Upon typing ‘manic pixie dream girl’ into Google, you will immediately be presented with images of Zooey Deschanel. Deschanel has been followed by this trope throughout her career due many of her quirky characters, but most specifically due to her portrayal of Summer in Marc Webb’s (500) Days of Summer. However, Webb actually intended for Summer to be an anti-manic pixie dream girl. Why is this such a common misconception, and how can we receive justice for Zooey?

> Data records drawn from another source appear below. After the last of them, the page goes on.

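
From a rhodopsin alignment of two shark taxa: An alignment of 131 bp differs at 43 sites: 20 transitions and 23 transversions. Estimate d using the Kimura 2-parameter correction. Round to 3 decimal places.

0.436

P = 20/131 ≈ 0.152672 and Q = 23/131 ≈ 0.175573.
Under the Kimura two-parameter model, d = −½ ln(1 − 2P − Q) − ¼ ln(1 − 2Q).
1 − 2P − Q = 0.519083, giving −½ ln(0.519083) = 0.327846.
1 − 2Q = 0.648854, giving −¼ ln(0.648854) = 0.108137.
d = 0.327846 + 0.108137 = 0.435983.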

On the surface, Summer appears to be the perfect example of a manic pixie. She is quirky, adorable, loves old records, and pushes Tom out of his comfort zone by shouting “penis” in public parks. However, there is one major aspect of Summer’s character that makes it impossible for her to be a manic pixie: her actions actively work against Tom’s goals. Nathan Rabin created the term as a critique of female characters who only live to serve the male protagonist. Throughout (500) Days of Summer, Tom is hopelessly in love with Summer, who he thinks is the love of his life. Summer makes it very clear from the beginning that she is not interested in a relationship with him, and in the end she gets married to someone else. Her role serves as the harsh truth to Tom’s idealized romanticization of their relationship. Summer’s actions directly work against what Tom wants, thus making her an anti-manic pixie.

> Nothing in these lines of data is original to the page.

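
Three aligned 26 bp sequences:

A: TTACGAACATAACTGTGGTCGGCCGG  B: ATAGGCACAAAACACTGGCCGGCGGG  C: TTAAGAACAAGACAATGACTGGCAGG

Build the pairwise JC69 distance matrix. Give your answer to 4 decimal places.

A–B: 8/26 sites differ → p ≈ 0.307692, d = −0.75 ln(1 − 0.410256) = 0.396050 ≈ 0.3961.
A–C: 9/26 sites differ → p ≈ 0.346154, d = −0.75 ln(1 − 0.461539) = 0.464280 ≈ 0.4643.
B–C: 8/26 sites differ → p ≈ 0.307692, d = −0.75 ln(1 − 0.410256) = 0.396050 ≈ 0.3961.

d(A,B) = 0.3961, d(A,C) = 0.4643, d(B,C) = 0.3961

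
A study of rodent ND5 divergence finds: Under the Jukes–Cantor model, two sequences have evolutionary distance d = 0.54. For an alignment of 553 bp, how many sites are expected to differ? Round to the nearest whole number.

Invert JC69: p = (3/4)(1 − e^(−4d/3)) = 0.75 × (1 − e^(-0.72)) = 0.75 × (1 − 0.486752) = 0.384936.
Expected differing sites = pL ≈ 0.384936 × 553 = 212.869608 ≈ 213.

213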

Whether it’s attributed to her big blue eyes or her ukulele covers, Zooey Deschanel is still the cover girl for the MPDG trope. However, she has found clever ways to comment on this undeserved label within her characters. For example, the adorably silly and sometimes-childlike character of Jess in New Girl fits many of the traits of a manic pixie with her oversized glasses and love for singing mid-conversation, but she does not qualify as a MPDG due to her place as the active protagonist of the show. In a very popular clip from Season 1, Deschanel performs an angry monologue in which she claims that you can be both girly, quirky, and strong. When it comes down to it, the manic pixie is a very tired trope. But if you think you’re tired of hearing about it, imagine how Zooey Deschanel (or Kirsten Dunst, Kate Winslet, and Natalie Portman, for that matter) feels about it.